Pico2 · 14/07/2014 18:50

I'd take the new kitchen. I might offer to refund any costs the original offer people incurred.

cricketpitch · 14/07/2014 19:07

I don't think it is morally wrong. The house buying process is a two stage thing - both parties can back out until exchange. That is there to protect both parties.

An offer is subject to lots of things. A buyer might back out or renegotiate if the survey doesn't come out as expected. Or if they find that their mortgage company won't lend the full sum they need. Or the market crashes in the weeks and weeks it takes to do the full investigations that are needed.

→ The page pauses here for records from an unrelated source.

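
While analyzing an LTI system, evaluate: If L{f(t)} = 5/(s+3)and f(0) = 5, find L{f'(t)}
L{f'(t)}=s·F(s) - f(0)=5s/(s + 3) - 5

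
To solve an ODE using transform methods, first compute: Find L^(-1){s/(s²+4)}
L^(-1){s/(s²+w²)}=cos(wt)
Here w=2

Answer: cos(2t)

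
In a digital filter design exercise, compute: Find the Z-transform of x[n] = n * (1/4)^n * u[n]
Using the property Z{n*a^n*u[n]}=az/(z-a)^2
With a=1/4: X(z)=(1/4)z/(z - 1/4)^2, |z| > 1/4

Answer: (1/4)z/(z - 1/4)^2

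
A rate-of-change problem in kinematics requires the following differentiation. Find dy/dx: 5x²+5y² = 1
Differentiate: 10x + 10y·(dy/dx)=0
dy/dx=-10x/(10y)=-1·(x/y)

Answer: dy/dx=-1·(x/y)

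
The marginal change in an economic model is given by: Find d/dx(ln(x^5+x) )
Chain rule: d/dx[ln(u)]=u'/u where u=x^5+x
u'=5x^4+1

Answer: (5x^4+1)/(x^5+x)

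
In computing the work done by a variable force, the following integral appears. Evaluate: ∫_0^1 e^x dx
Antiderivative: e^x
Evaluate: (e^1 - 1)

Answer: e^1 - 1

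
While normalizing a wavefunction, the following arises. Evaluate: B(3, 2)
B(x,y) = Γ(x)Γ(y)/Γ(x+y) = (x-1)!(y-1)!/(x+y-1)!
B(3,2) = 2!·1!/4! = 1/12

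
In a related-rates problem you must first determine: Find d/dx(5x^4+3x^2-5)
Power rule: d/dx(ax^n)=n·a·x^(n-1)
Term by term: 20·x^3+6·x

Answer: 20x^3+6x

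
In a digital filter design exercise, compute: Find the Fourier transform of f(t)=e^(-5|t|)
Using the standard pair: F{e^(-a|t|)}=2a/(a^2 + omega^2)
With a=5: F(omega)=10/(25 + omega^2)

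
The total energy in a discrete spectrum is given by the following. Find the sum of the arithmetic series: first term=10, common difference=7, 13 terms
Last term: a_n=10+(13-1)·7=94
Sum=n(a_1+a_n)/2=13(10+94)/2=676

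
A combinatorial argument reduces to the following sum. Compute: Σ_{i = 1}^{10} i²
Using formula: Σ i^2=n(n + 1)(2n + 1)/6=10·11·21/6=385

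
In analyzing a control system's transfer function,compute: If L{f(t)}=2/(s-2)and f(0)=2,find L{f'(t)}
L{f'(t)}=s·F(s) - f(0)=2s/(s-2)-2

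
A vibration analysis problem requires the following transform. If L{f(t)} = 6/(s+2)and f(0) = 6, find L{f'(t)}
L{f'(t)}=s·F(s) - f(0)=6s/(s+2)-6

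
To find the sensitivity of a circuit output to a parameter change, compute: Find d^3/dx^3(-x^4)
Apply power rule 3 times:
d^1: -4x^3
d^2: -12x^2
d^3: -24x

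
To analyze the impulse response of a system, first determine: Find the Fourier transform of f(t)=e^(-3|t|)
Using the standard pair: F{e^(-a|t|)} = 2a/(a^2+omega^2)
With a = 3: F(omega) = 6/(9+omega^2)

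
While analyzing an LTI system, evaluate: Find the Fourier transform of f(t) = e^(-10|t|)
Using the standard pair: F{e^(-a|t|)} = 2a/(a^2 + omega^2)
With a = 10: F(omega) = 20/(100 + omega^2)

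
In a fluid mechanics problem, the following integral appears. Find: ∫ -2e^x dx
Since d/dx[e^x] = + e^x, we get -2e^x + C

Answer: -2e^x + C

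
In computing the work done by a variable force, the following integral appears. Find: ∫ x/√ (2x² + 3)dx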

A seller can back out if his own next purchase falls through or if the market rises , or if he gets a better offer or if the buyer takes too long to close the deal.

That is why we don't have binding contracts in place until both parties are ready to do it.

Do your research and go with the higher offer if you think the buyers are solid. ( If the original offerers had a problem with the survey I am sure they wouldn't pay over the odds for a house they thought wasn't worth it or if the market fell and they could buy the same for much less elsewhere.

bigdog888 · 14/07/2014 19:15

Take the higher offer if the chain etc is no worse. Fuck morals.

Nomama · 14/07/2014 19:18

Take the higher offer if you are sure of their position. At this point it is not wrong, legally or morally - that's why the agent passed on the offer, they are legally obliged to do pass on all legitimate offers.